# Difference between revisions of "Ideas for Google Summer of Code/Command-line translation memory fuzzy-match repair"

## Fuzzy matching in translation memories

Imagine that the new sentence is:

s’ = “Connect the printer to the computer”

And we find a fuzzy match (score 83%):

s’ = “Connect the printer to the computer” t = “Connecteu l’escàner a l’ordinador”

What would be t', the translation of s'?

## Obtain t’ by “patching” or “repairing” t

A way to repair would be:

• determine what changed from s to s’
• decide which parts of t correspond to changed parts in s
• translate what changed from s to s’
• change the corresponding parts in t to obtain one or more approximate t’

## Determine what changed from s to s’

So first we align:

s’ = “Connect the printer to the computer” s = “Connect the scanner to the computer”

and find the changes shown.

Then we cut “clippings” around the changes: “the scanner”→ “the printer” “the scanner to” → “the printer to” “scanner to” → “printer to” “connect the scanner” → “connect the printer” “scanner to the computer” → “printer to the computer”

## Decide which parts of t correspond to changed parts in s

s = “Connect the scanner to the computer” t = “Connecteu l’escàner a l’ordinador”

Translate the s clippings and match them in t.

(The translations given here are from Google)

• “the scanner” [2,3]→ “l’escàner [2,3]”
• “the scanner to [2,4]” → “l’escàner a [2,4]”
• “scanner to [3,4]” → “escàner a [3,4]”
• “connect the scanner” [1,3] → “connecteu l’escàner” [1,3]
• “scanner to the computer” [3,6] → “escàner a l’ordinador” [3,6]

All match! (This may not always be the case).

## Translate what changed from s to s’

Translate s’ clippings different from s.

• “the printer”→ “la impressora”
• “the printer to” → “la impressora a”
• “printer to” → “impressora per”
• “connect the printer” → “connecteu la impressora”
• “printer to the computer” → “impressora a l’ordinador”

Match translations of s’ clippings to translations of s clippings to build “repair operators”.

• “l’escàner” [2,3]→ “la impressora”
• “l’escàner a” [2,4] → “la impressora a”
• “escàner a [3,4]” → “impressora per”
• connecteu l’escàner” [1,3] → “connecteu la impressora”

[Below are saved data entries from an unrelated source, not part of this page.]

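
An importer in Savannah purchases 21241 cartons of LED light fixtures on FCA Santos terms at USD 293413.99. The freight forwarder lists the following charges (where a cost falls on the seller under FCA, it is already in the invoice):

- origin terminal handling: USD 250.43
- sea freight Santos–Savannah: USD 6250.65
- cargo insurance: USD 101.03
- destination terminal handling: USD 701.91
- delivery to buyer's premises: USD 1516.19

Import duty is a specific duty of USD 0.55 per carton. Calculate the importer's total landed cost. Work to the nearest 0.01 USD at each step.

Total landed cost: USD 313916.75

FCA: the seller delivers export-cleared goods to the carrier; the buyer bears costs from that point.
CIF value = FCA price + origin terminal + freight + insurance = 293413.99 + 250.43 + 6250.65 + 101.03 = 300016.10
Import duty = 21241 × 0.55 = 11682.55
Buyer bears: origin terminal 250.43 + freight 6250.65 + insurance 101.03 + destination terminal 701.91 + delivery 1516.19 + duty 11682.55 = 20502.76
Landed cost = invoice 293413.99 + 20502.76 = 313916.75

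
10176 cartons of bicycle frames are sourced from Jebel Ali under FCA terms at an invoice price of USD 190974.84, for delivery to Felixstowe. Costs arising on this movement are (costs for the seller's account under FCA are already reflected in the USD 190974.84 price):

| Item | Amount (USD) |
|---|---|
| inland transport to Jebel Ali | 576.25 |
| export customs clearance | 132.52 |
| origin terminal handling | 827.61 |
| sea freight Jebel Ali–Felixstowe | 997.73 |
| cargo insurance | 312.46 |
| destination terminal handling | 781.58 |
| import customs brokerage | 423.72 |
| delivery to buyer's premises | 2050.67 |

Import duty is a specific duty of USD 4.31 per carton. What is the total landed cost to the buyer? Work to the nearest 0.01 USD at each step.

FCA: the seller delivers export-cleared goods to the carrier; the buyer bears costs from that point.
Already in the invoice (seller's account under FCA): inland to port, export clearance — exclude.
CIF value = FCA price + origin terminal + freight + insurance = 190974.84 + 827.61 + 997.73 + 312.46 = 193112.64
Import duty = 10176 × 4.31 = 43858.56
Buyer bears: origin terminal 827.61 + freight 997.73 + insurance 312.46 + destination terminal 781.58 + brokerage 423.72 + delivery 2050.67 + duty 43858.56 = 49252.33
Landed cost = invoice 190974.84 + 49252.33 = 240227.17

Total landed cost: USD 240227.17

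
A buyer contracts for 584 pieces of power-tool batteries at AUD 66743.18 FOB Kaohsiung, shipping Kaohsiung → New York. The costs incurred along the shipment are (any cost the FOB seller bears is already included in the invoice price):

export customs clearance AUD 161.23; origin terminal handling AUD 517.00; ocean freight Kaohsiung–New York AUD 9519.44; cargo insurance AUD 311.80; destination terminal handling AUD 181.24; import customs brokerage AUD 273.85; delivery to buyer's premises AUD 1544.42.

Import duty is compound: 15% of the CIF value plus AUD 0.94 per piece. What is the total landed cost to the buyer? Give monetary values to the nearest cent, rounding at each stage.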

Overlap emphasized: overlap is desirable.

## Change the corresponding parts in t to obtain one or more approximate t’

t = “Connecteu l’escàner a l’ordinador”

• t’(a) = “Connecteu la impressora a l’ordinador”
• t’(b) = “Connecteu la impressora a l’ordinador”
• t’(c) = “Connecteu l’impressora per l’ordinador”
• t’(d) = “Connecteu la impressora a l’ordinador”
• t’(e) = “Connecteu l’impressora a l’ordinador”

## Which are the best repairs?

Probably the best repairs would come from:

• the longest possible repair operators (even longer than in the example above)
• those having most overlap (or context)
• those having overlaps on both sides

## When should repairs be used?

Only for high fuzzy match scores. This could be a parameter when calling this functionality.